Conflict: Taking the Temperature
As a leader, it’s your job to identify conflicts and help resolve them, but sometimes it can be difficult to know where to start. According to Mark Gerzon, president of the Mediators Foundation, knowing if a conflict is hot or cold is the first step to resolving it. Gerzon explains what makes an issue hot or cold and how leaders can work to make conflict productive and reach innovative solutions.
Hot conflicts are easy to identify – they occur when people are highly emotional and can include aggression, shouting, and even threats. In cold conflicts, people are more likely to suppress their emotions, withdraw, shut down, stay silent, or act passive aggressive.

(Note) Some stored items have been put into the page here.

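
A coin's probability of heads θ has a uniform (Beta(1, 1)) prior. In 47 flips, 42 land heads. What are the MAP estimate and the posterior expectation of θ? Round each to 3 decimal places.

MAP = 0.894, posterior mean = 0.878

Posterior: Beta(1+42, 1+5) = Beta(43, 6).
Mode = (43−1)/(43+6−2) = 42/47 = 0.894.
With a flat prior the MAP equals the MLE, 42/47.
Mean = 43/(43+6) = 43/49 = 0.878.
The posterior is left-skewed, so the mode exceeds the mean.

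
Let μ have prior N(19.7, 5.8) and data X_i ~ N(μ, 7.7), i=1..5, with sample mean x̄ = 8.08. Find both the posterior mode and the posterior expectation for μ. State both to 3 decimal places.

posterior mode = 10.518, posterior expectation = 10.518

Posterior for μ is Normal. Precision-weighted mean: (1/5.8·19.7 + 5/7.7·8.08) / (1/5.8 + 5/7.7) = 10.518.
A Normal posterior is symmetric, so mode = mean.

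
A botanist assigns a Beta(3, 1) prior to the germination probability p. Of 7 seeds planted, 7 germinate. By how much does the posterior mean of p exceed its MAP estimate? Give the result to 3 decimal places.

Posterior: Beta(3+7, 1+0) = Beta(10, 1).
Since β = 1 ≤ 1 and α > 1, the Beta density is monotone increasing on [0,1]; the mode is at 1.
Mean = 10/(10+1) = 0.909.
Difference = 0.909 − 1.000 = -0.091.

-0.091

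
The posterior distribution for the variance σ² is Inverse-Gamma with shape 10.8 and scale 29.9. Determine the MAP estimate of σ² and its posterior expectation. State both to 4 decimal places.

Mode = β/(α+1) = 29.9/11.8 = 2.5339.
Mean = β/(α−1) = 29.9/9.8 = 3.0510.

MAP = 2.5339; posterior mean = 3.0510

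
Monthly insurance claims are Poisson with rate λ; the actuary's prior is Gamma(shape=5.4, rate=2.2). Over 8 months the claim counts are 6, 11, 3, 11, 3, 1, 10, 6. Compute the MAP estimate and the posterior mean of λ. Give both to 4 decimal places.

MAP = 5.4314; posterior mean = 5.5294

Σ counts = 51. Posterior: Gamma(shape = 5.4+51 = 56.4, rate = 2.2+8 = 10.2).
Mode = (α−1)/β = 55.4/10.2 = 5.4314.
Mean = α/β = 56.4/10.2 = 5.5294.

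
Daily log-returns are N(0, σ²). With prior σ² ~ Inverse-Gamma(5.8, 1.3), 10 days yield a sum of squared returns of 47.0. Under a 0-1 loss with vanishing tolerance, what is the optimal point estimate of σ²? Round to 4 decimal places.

2.1017

Posterior: Inverse-Gamma(shape = 5.8+10/2 = 10.8, scale = 1.3+47.0/2 = 24.8).
Mode = β/(α+1) = 24.8/11.8 = 2.1017.
Mean = β/(α−1) = 24.8/9.8 = 2.5306.
This is the posterior mode — the MAP estimate.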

The ideal conflict is warm. Warm conflicts are open but not hostile, allowing people to bridge gaps, create ties and trust, and come up with innovative solutions to the problem. You can try to heat up cold issues and cool down hot issues to transform them into more productive warm conflicts.
For hot conflicts, minimize explosive behavior by setting ground rules before you bring people together. Tell the group that everyone will be able to speak and share their feelings for an equal amount of time. This technique can open up conversation and increase trust. For cold conflicts, you’ll need to increase communication. Facilitating dialogue through debate can bring out differences and problems so that people will recognize and begin to address the issue.